Thursday, April 7, 2011

c# Linq Compound Froms

I’m a bit embarrassed to admit this, but even after using linq in it’s various form for a couple of years now, I hadn’t really ever noticed compound from expressions e.g.

   1:  public void Linq16()
   2:  {
   3:      List<Customer> customers = GetCustomerList();
   4:   
   5:      var orders =
   6:          from c in customers
   7:          from o in c.Orders
   8:          where o.OrderDate >= new DateTime(1998, 1, 1)
   9:          select new { c.CustomerID, o.OrderID, o.OrderDate };
  10:   
  11:      ObjectDumper.Write(orders);
  12:  }

(from 101 LINQ samples)

Very handy for flattening an object hierarchy, etc. In the end though it’s just syntactic sugar over SelectMany (like a good deal of many LINQ functions).
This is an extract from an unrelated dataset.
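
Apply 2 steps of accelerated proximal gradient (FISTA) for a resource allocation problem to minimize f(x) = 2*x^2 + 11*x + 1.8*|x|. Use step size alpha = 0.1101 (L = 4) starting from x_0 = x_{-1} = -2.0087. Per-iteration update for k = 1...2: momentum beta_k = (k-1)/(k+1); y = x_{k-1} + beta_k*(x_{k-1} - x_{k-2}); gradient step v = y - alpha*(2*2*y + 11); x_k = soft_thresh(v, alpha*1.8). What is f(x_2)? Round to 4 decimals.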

Anyway, another tool in the belt.

2 comments:

  1. "from/SelectMany" in linq is just the monadic bind operator. In typical linq, you're just using the List monad. But you can also create your own SelectMany and thereby create your own monadic syntax as well. It's pretty cool -- google around for how to make the Maybe monad in LINQ. Probably 20-30 lines of code and you can avoid null reference errors from cropping up in the middle of things like "x = object.SubObject.SubSubObject.SoOn" by writing:

    var x = from obj in object
    from so in obj.SubObject
    from sso in so.SubSubObject
    from soOn in sso.SoOn
    select soOn;

    x will equal soOn if that whole chain exists, or it will equal null if any of those subobjects is null. Very handy.

    ReplyDelete
  2. Great blog, thanks for posting this.